Ramban assumes Terumah and Tetzaveh happened before the sin of the Golden Calf recorded in Ki Tissa; partially because he prefers to read the Torah as presenting events in chronological order whenever possible. The idea led RA”L zt”l to tell a parable which explains Vayakhel’s seemingly unnecessary repetition.
A couple becomes engaged to be married. As they prepare for their lives together, they order all the furnishings for the home they expect to inhabit. Soon before or just after the wedding, the wife has an affair (in pure halachic terms, were she to have had an actual affair, she could not stay married to the husband nor marry the partner in the affair; for the parable, she betrayed the husband seriously but not in a way which forced them to end their marriage). Through the good graces of an intermediary who convinces the husband to give her another chance, they decide to stay together.
They enter their new abode, where the furniture has been delivered, the furniture they ordered with such excitement and anticipation. Only the atmosphere has changed, the innocent love they had has been lost, a certain bittersweet quality has entered. It is the same table, the same lamp, the same couch, and yet it is irrevocably different, will always remind them of what they once had and will never have again.
He ended the thought on a hopeful note. The couple might recover, might rebuild their relationship. The process of finding their way forward might even take them to heights of love and connection they would not have reached without this challenge. Gone forever, though, was the original unblemished excitement when all was new and pristine.
It’s a message which could be said about all of humanity after the sin in the Garden, and about each of us as we progressed from innocent childhood to adulthood. We stumble, we go wrong, and we try to improve or recover. In some ways we do, in some ways we do not, and the best of us reach heights the rest of us never will.
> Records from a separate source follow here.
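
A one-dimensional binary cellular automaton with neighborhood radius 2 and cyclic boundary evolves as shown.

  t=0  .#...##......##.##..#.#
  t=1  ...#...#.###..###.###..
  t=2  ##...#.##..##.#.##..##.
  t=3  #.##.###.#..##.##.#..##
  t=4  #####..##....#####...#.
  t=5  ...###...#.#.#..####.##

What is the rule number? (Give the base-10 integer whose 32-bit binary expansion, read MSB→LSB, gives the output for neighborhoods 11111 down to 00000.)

2135304355

  nb #####: next=.  (t=4,i=2, bit31=0)
  nb ####.: next=#  (t=4,i=3, bit30=1)
  nb ###.#: next=#  (t=1,i=16, bit29=1)
  nb ###..: next=#  (t=1,i=11, bit28=1)
  nb ##.##: next=#  (t=0,i=15, bit27=1)
  nb ##.#.: next=#  (t=2,i=13, bit26=1)
  nb ##..#: next=#  (t=0,i=18, bit25=1)
  nb ##...: next=#  (t=0,i=7, bit24=1)
  nb #.###: next=.  (t=1,i=9, bit23=0)
  nb #.##.: next=#  (t=0,i=16, bit22=1)
  nb #.#.#: next=.  (t=0,i=22, bit21=0)
  nb #.#..: next=.  (t=0,i=1, bit20=0)
  nb #..##: next=.  (t=1,i=13, bit19=0)
  nb #..#.: next=#  (t=0,i=19, bit18=1)
  nb #...#: next=#  (t=0,i=3, bit17=1)
  nb #....: next=.  (t=0,i=8, bit16=0)
  nb .####: next=.  (t=4,i=1, bit15=0)
  nb .###.: next=.  (t=1,i=10, bit14=0)
  nb .##.#: next=#  (t=0,i=14, bit13=1)
  nb .##..: next=.  (t=0,i=6, bit12=0)
  nb .#.##: next=#  (t=1,i=8, bit11=1)
  nb .#.#.: next=.  (t=0,i=0, bit10=0)
  nb .#..#: next=.  (t=3,i=10, bit9=0)
  nb .#...: next=.  (t=0,i=2, bit8=0)
  nb ..###: next=#  (t=1,i=14, bit7=1)
  nb ..##.: next=.  (t=0,i=5, bit6=0)
  nb ..#.#: next=#  (t=0,i=20, bit5=1)
  nb ..#..: next=.  (t=1,i=3, bit4=0)
  nb ...##: next=.  (t=0,i=4, bit3=0)
  nb ...#.: next=.  (t=1,i=2, bit2=0)
  nb ....#: next=#  (t=0,i=11, bit1=1)
  nb .....: next=#  (t=0,i=9, bit0=1)
  bits 01111111010001100010100010100011 = 2135304355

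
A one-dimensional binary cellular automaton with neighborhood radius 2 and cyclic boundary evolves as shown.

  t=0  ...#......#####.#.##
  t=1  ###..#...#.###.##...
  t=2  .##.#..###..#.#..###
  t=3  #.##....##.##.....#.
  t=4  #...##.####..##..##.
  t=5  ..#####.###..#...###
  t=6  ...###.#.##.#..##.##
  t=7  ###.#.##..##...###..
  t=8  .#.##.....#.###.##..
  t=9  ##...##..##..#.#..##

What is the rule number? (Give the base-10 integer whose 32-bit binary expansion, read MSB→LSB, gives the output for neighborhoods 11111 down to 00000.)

  ##### -> #   bit 31 = 1  t=0,i=12
  ####. -> #   bit 30 = 1  t=0,i=13
  ###.# -> .   bit 29 = 0  t=0,i=14
  ###.. -> #   bit 28 = 1  t=1,i=2
  ##.## -> #   bit 27 = 1  t=1,i=14
  ##.#. -> #   bit 26 = 1  t=0,i=15
  ##..# -> .   bit 25 = 0  t=1,i=3
  ##... -> #   bit 24 = 1  t=0,i=0
  #.### -> .   bit 23 = 0  t=1,i=11
  #.##. -> .   bit 22 = 0  t=0,i=18
  #.#.# -> #   bit 21 = 1  t=0,i=16
  #.#.. -> .   bit 20 = 0  t=2,i=4
  #..## -> .   bit 19 = 0  t=2,i=6
  #..#. -> #   bit 18 = 1  t=1,i=4
  #...# -> #   bit 17 = 1  t=0,i=1
  #.... -> #   bit 16 = 1  t=0,i=5
  .#### -> #   bit 15 = 1  t=0,i=11
  .###. -> #   bit 14 = 1  t=1,i=1
  .##.# -> #   bit 13 = 1  t=2,i=2
  .##.. -> .   bit 12 = 0  t=0,i=19
  .#.## -> .   bit 11 = 0  t=0,i=17
  .#.#. -> .   bit 10 = 0  t=2,i=13
  .#..# -> .   bit 9 = 0  t=2,i=5
  .#... -> .   bit 8 = 0  t=0,i=4
  ..### -> .   bit 7 = 0  t=0,i=10
  ..##. -> #   bit 6 = 1  t=3,i=8
  ..#.# -> #   bit 5 = 1  t=1,i=9
  ..#.. -> .   bit 4 = 0  t=0,i=3
  ...## -> #   bit 3 = 1  t=0,i=9
  ...#. -> #   bit 2 = 1  t=0,i=2
  ....# -> .   bit 1 = 0  t=0,i=8
  ..... -> .   bit 0 = 0  t=0,i=6
  bits 11011101001001111110000001101100 = 3710378092

3710378092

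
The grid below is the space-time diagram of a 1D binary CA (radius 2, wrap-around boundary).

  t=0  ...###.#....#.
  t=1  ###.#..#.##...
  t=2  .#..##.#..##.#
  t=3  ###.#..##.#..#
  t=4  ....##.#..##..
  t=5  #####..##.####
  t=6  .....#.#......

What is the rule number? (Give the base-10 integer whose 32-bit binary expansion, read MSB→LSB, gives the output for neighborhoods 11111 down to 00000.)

53565035

  ##### -> .   bit 31 = 0  t=5,i=0
  ####. -> .   bit 30 = 0  t=3,i=1
  ###.# -> .   bit 29 = 0  t=0,i=5
  ###.. -> .   bit 28 = 0  t=5,i=4
  ##.## -> .   bit 27 = 0  t=5,i=9
  ##.#. -> .   bit 26 = 0  t=0,i=6
  ##..# -> #   bit 25 = 1  t=5,i=5
  ##... -> #   bit 24 = 1  t=1,i=11
  #.### -> .   bit 23 = 0  t=5,i=10
  #.##. -> .   bit 22 = 0  t=1,i=9
  #.#.# -> #   bit 21 = 1  t=2,i=13
  #.#.. -> #   bit 20 = 1  t=0,i=7
  #..## -> .   bit 19 = 0  t=2,i=3
  #..#. -> .   bit 18 = 0  t=1,i=6
  #...# -> .   bit 17 = 0  t=1,i=12
  #.... -> #   bit 16 = 1  t=0,i=0
  .#### -> .   bit 15 = 0  t=3,i=0
  .###. -> #   bit 14 = 1  t=0,i=4
  .##.# -> .   bit 13 = 0  t=2,i=5
  .##.. -> #   bit 12 = 1  t=1,i=10
  .#.## -> .   bit 11 = 0  t=1,i=8
  .#.#. -> #   bit 10 = 1  t=2,i=0
  .#..# -> #   bit 9 = 1  t=1,i=5
  .#... -> .   bit 8 = 0  t=0,i=8
  ..### -> .   bit 7 = 0  t=0,i=3
  ..##. -> #   bit 6 = 1  t=2,i=4
  ..#.# -> #   bit 5 = 1  t=1,i=7
  ..#.. -> .   bit 4 = 0  t=0,i=12
  ...## -> #   bit 3 = 1  t=0,i=2
  ...#. -> .   bit 2 = 0  t=0,i=11
  ....# -> #   bit 1 = 1  t=0,i=1
  ..... -> #   bit 0 = 1  t=4,i=0
  bits 00000011001100010101011001101011 = 53565035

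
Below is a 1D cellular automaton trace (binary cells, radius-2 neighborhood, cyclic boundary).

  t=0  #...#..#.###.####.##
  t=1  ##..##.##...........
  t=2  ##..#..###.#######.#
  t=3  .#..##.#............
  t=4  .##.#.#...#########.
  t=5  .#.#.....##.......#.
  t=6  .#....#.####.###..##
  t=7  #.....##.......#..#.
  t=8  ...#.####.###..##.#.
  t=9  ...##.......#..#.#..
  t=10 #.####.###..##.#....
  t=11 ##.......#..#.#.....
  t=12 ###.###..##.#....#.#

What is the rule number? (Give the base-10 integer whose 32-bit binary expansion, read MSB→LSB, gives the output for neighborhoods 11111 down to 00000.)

  ##### -> .   bit 31 = 0  t=2,i=13
  ####. -> .   bit 30 = 0  t=0,i=15
  ###.# -> .   bit 29 = 0  t=0,i=11
  ###.. -> #   bit 28 = 1  t=0,i=0
  ##.## -> .   bit 27 = 0  t=0,i=12
  ##.#. -> #   bit 26 = 1  t=3,i=6
  ##..# -> .   bit 25 = 0  t=1,i=2
  ##... -> #   bit 24 = 1  t=0,i=1
  #.### -> .   bit 23 = 0  t=0,i=9
  #.##. -> #   bit 22 = 1  t=1,i=7
  #.#.# -> .   bit 21 = 0  t=4,i=4
  #.#.. -> .   bit 20 = 0  t=3,i=7
  #..## -> .   bit 19 = 0  t=1,i=3
  #..#. -> .   bit 18 = 0  t=0,i=6
  #...# -> .   bit 17 = 0  t=0,i=2
  #.... -> .   bit 16 = 0  t=1,i=10
  .#### -> .   bit 15 = 0  t=0,i=14
  .###. -> .   bit 14 = 0  t=0,i=10
  .##.# -> .   bit 13 = 0  t=1,i=5
  .##.. -> #   bit 12 = 1  t=1,i=1
  .#.## -> #   bit 11 = 1  t=0,i=8
  .#.#. -> .   bit 10 = 0  t=4,i=5
  .#..# -> #   bit 9 = 1  t=0,i=5
  .#... -> .   bit 8 = 0  t=3,i=8
  ..### -> #   bit 7 = 1  t=2,i=7
  ..##. -> #   bit 6 = 1  t=1,i=0
  ..#.# -> #   bit 5 = 1  t=0,i=7
  ..#.. -> #   bit 4 = 1  t=0,i=4
  ...## -> #   bit 3 = 1  t=1,i=19
  ...#. -> .   bit 2 = 0  t=0,i=3
  ....# -> .   bit 1 = 0  t=1,i=18
  ..... -> #   bit 0 = 1  t=1,i=11
  bits 00010101010000000001101011111001 = 356522745

356522745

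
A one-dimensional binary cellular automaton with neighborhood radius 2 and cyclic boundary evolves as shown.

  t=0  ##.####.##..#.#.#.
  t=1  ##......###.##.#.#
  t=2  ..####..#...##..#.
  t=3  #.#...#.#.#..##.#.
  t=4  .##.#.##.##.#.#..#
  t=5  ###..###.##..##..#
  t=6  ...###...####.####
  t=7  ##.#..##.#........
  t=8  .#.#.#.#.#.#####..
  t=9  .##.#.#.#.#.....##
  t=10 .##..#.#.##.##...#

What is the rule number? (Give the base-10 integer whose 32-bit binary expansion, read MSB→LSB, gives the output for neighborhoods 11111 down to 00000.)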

Bones which break heal stronger, they say.
Something has been irretrievably lost nonetheless. The Mishkan we eventually had could have become the place where the Jews connected with Hashem more fully or strongly even than at Sinai, perhaps. After the sin of the Golden Calf, it could never be the place of innocent joy it was meant to be.
Innocence has its value, and we struggle mightily to preserve and protect it where we can. Where we cannot, the game never ends, and success still beckons. But something has been lost forever.